The decision means Martin Horan, of Carragown, Bohola, Castlebar, Co Mayo, is not entitled to a one-fifth share of the winning Lotto draw which was held on January 6th 2001 when the jackpot was €1,577,578.
Mr Horan was also ordered to pay the legal costs of the case, which could be as much as €500,000.
Mr Horan brought his High Court proceedings alleging he was excluded from the winning syndicate by four members of it - Frank O’Reilly, a publican, of O’Reilly’s pub, Ballyvary, Castlebar; Mayo, Michael McHale, a farmer of Curranee, Ballyvary; John Joyce, a taxi driver of Keelogue, Ballyvary, and Seamus O’Brien also a taxi driver of Ballyvary.
In December 2004, the High Court ruled Mr Horan was entitled to a one-fifth share based on an oral agreement entered into in early 1999 by the five. The High Court also found Mr O’Brien, the organiser of the syndicate, had “carried” the arrears that had built up from Mr Horan until October 2000.
Under the agreement each syndicate member was to contribute IR£3 weekly which meant IR £7.50 would be invested in each of the twice a week draws. In their appeal, the four had argued Mr Horan was removed from the syndicate in October 2000, months before the win, because he was in arrears of contributions and had also allegedly told the syndicate organiser, Seamus O’Brien, to “f... off” when approached in a bar asking him to pay arrears.
Mr Horan had denied he had made such comments to Mr O’Brien, claimed he had always paid in lump sums in arrears and had never been removed from the syndicate.
Upholding the appeal yesterday, Mr Justice Nial Fennelly, giving the decision of the three-judge court, said it did not seem there was any doubt, under the original agreement, that each member was to pay his contribution twice weekly to the organiser Mr O’Brien.

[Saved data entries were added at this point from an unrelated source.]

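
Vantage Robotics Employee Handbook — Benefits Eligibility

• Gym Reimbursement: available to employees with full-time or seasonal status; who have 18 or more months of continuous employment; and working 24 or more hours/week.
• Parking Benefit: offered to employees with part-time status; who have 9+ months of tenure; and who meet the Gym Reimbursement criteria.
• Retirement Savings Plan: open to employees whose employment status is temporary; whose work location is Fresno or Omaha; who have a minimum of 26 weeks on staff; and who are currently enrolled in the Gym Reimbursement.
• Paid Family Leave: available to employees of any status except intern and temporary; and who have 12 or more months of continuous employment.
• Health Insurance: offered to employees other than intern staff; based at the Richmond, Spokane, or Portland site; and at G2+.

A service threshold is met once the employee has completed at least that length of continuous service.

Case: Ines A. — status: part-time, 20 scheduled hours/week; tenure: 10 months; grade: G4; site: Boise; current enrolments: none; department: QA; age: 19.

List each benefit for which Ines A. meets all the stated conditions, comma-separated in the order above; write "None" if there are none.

Gym Reimbursement — status part-time ✗ (requires full-time or seasonal) → not eligible.
Parking Benefit — status part-time ✓; service 10 months ≥ 9 months ✓; not eligible for Gym Reimbursement ✗ → not eligible.
Retirement Savings Plan — status part-time ✗ (requires temporary) → not eligible.
Paid Family Leave — status part-time ✓ (not excluded); service 10 months < 12 months ✗ → not eligible.
Health Insurance — status part-time ✓ (not excluded); site Boise ✗ (not Richmond, Spokane, or Portland) → not eligible.

None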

It was not part of the agreement that individual members could pay in arrears and still remain a member, the judge said. If that was so, Mr O’Brien would have to have paid for the tickets for all members out of his own pocket.
The only real question was whether the parties agreed to vary their original agreement so Mr Horan could remain in the syndicate and be entitled to a share of the winnings even though he was in arrears for an indefinite period, he said.
While Mr O’Brien had the authority to carry out “all practical matters” in relation to the syndicate, it did not extend to varying the terms of the original oral contract. It would not be obvious to any innocent bystander such an obligation was imposed on Mr O’Brien on behalf of the other syndicate members, he found.
Mr O’Brien, as organiser, was not under any legal obligation to Mr Horan to continue to purchase tickets for him.
The fact only IR £6 was invested in the winning draw, rather than Ir£7.50, which would have been required had Mr Horan been in it, strongly indicated Mr O’Brien bought tickets for four and not five members of the syndicate, the judge said.
The original agreement clearly permitted only those syndicate members to share in winnings who had paid their
contributions, he held. Mr O’Brien did not have authority to vary the agreement and any toleration of arrears due by Mr Horan did not have the effect of varying the agreement.
That could only be done with the agreement of the other members of the syndicate and therefore Mr Horan was not a member of it on the date of the winning draw, the judge concluded. Mr Justice Hugh Geoghegan and Mr Justice Joseph Finnegan agreed.